Multiple with blocks can be chained — the output of one becomes the input of the next:

load "data.csv" as raw

with raw as cleaned
    dropna price, quantity
    fillna 0

with cleaned as summary
    group by category
        agg sum price as total
    sort total desc

from — load from a database

Connect to a database and load one or more tables or query results into named DataFrames.

from "<database_path_or_uri>"
    load <sql_table> as <df_name>, ...
    query "<SQL string>" as <df_name>

Load tables by name

from "data/mydb.sqlite"
    load orders as orders, customers as customers

Each load item reads the named SQL table with SELECT * FROM <table>. Multiple tables can be listed on a single line, comma-separated.

Run arbitrary SQL

from "data/mydb.sqlite"
    query "SELECT id, name FROM customers WHERE active = 1" as active_customers

Mix load and query in one block

from "data/mydb.sqlite"
    load orders as orders_raw
    query "SELECT category, SUM(amount) as total FROM orders GROUP BY category" as summary

The connection is opened once and all reads share it.

Supported sources

Source Example path Notes
SQLite "data/mydb.sqlite" Also .db, .sqlite3
DuckDB "data/warehouse.duckdb" Also .ddb
Python variable :conn_str Variable must hold a path or URI
PostgreSQL URI "postgresql://user:pass@host/db" Requires SQLAlchemy — see below
MySQL URI "mysql+pymysql://user:pass@host/db" Requires SQLAlchemy + driver
Other SQLAlchemy any dialect+driver://... URI Requires SQLAlchemy + driver

SQLAlchemy support (PostgreSQL, MySQL, and others)

For databases other than SQLite and DuckDB, Pivotal uses SQLAlchemy as the connection layer.
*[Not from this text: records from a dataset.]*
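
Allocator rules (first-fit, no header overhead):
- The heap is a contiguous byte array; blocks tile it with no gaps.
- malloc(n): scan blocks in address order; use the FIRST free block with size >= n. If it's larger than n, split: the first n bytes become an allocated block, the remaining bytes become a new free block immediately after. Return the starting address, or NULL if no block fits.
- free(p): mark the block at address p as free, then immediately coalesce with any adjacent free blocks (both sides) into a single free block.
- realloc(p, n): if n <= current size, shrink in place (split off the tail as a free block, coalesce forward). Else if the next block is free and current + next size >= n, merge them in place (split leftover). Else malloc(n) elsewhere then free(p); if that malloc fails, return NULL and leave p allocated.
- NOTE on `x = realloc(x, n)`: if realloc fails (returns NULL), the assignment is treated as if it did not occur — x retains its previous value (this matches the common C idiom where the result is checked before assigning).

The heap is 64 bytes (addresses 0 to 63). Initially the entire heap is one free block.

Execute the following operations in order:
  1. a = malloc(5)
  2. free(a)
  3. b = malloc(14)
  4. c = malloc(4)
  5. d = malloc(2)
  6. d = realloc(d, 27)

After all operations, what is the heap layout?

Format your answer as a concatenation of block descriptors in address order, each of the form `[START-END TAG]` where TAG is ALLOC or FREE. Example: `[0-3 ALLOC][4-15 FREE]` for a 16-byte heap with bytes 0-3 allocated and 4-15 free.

Answer: [0-13 ALLOC][14-17 ALLOC][18-44 ALLOC][45-63 FREE]

Derivation:
Op 1: a = malloc(5) -> a = 0; heap: [0-4 ALLOC][5-63 FREE]
Op 2: free(a) -> (freed a); heap: [0-63 FREE]
Op 3: b = malloc(14) -> b = 0; heap: [0-13 ALLOC][14-63 FREE]
Op 4: c = malloc(4) -> c = 14; heap: [0-13 ALLOC][14-17 ALLOC][18-63 FREE]
Op 5: d = malloc(2) -> d = 18; heap: [0-13 ALLOC][14-17 ALLOC][18-19 ALLOC][20-63 FREE]
Op 6: d = realloc(d, 27) -> d = 18; heap: [0-13 ALLOC][14-17 ALLOC][18-44 ALLOC][45-63 FREE]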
SQLAlchemy is a Python library that provides a unified interface to many databases via connection URI strings.

Install SQLAlchemy and a driver:

# PostgreSQL
pip install sqlalchemy psycopg2-binary

# MySQL
pip install sqlalchemy pymysql

# Microsoft SQL Server
pip install sqlalchemy pyodbc

Usage:

from "postgresql://user:password@localhost:5432/mydb"
    load products as products
    query "SELECT * FROM orders WHERE status = 'open'" as open_orders

If SQLAlchemy is not installed, Pivotal will raise a clear error with the install command rather than a cryptic import failure.
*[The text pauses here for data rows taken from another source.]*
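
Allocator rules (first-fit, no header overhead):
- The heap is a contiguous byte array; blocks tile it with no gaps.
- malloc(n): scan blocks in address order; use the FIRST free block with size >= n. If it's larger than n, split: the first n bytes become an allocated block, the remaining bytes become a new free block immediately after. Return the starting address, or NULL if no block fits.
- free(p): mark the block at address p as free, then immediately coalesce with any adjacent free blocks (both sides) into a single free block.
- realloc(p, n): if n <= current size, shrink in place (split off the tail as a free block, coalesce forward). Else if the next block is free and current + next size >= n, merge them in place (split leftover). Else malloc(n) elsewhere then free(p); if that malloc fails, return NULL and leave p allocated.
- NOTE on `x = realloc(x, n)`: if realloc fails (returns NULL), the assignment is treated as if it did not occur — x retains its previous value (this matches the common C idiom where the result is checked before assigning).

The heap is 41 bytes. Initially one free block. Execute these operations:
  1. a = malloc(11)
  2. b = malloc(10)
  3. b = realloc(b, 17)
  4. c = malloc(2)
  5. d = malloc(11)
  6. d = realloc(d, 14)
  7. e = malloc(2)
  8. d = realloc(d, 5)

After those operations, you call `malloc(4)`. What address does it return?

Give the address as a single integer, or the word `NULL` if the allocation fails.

Answer: 35

Derivation:
Op 1: a = malloc(11) -> a = 0; heap: [0-10 ALLOC][11-40 FREE]
Op 2: b = malloc(10) -> b = 11; heap: [0-10 ALLOC][11-20 ALLOC][21-40 FREE]
Op 3: b = realloc(b, 17) -> b = 11; heap: [0-10 ALLOC][11-27 ALLOC][28-40 FREE]
Op 4: c = malloc(2) -> c = 28; heap: [0-10 ALLOC][11-27 ALLOC][28-29 ALLOC][30-40 FREE]
Op 5: d = malloc(11) -> d = 30; heap: [0-10 ALLOC][11-27 ALLOC][28-29 ALLOC][30-40 ALLOC]
Op 6: d = realloc(d, 14) -> NULL (d unchanged); heap: [0-10 ALLOC][11-27 ALLOC][28-29 ALLOC][30-40 ALLOC]
Op 7: e = malloc(2) -> e = NULL; heap: [0-10 ALLOC][11-27 ALLOC][28-29 ALLOC][30-40 ALLOC]
Op 8: d = realloc(d, 5) -> d = 30; heap: [0-10 ALLOC][11-27 ALLOC][28-29 ALLOC][30-34 ALLOC][35-40 FREE]
malloc(4): first-fit scan over [0-10 ALLOC][11-27 ALLOC][28-29 ALLOC][30-34 ALLOC][35-40 FREE] -> 35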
Polars backend: Uses connectorx for URI sources if available (faster), falling back to SQLAlchemy + pl.from_pandas(). Install with pip install connectorx.

DuckDB backend: Uses DuckDB's native extensions (postgres_scanner, etc.) for URI sources rather than SQLAlchemy.


delete — remove a table

Remove a table from memory:

delete sales
delete temp_table

In Jupyter, this is equivalent to del sales in Python.

Tables must have compatible columns.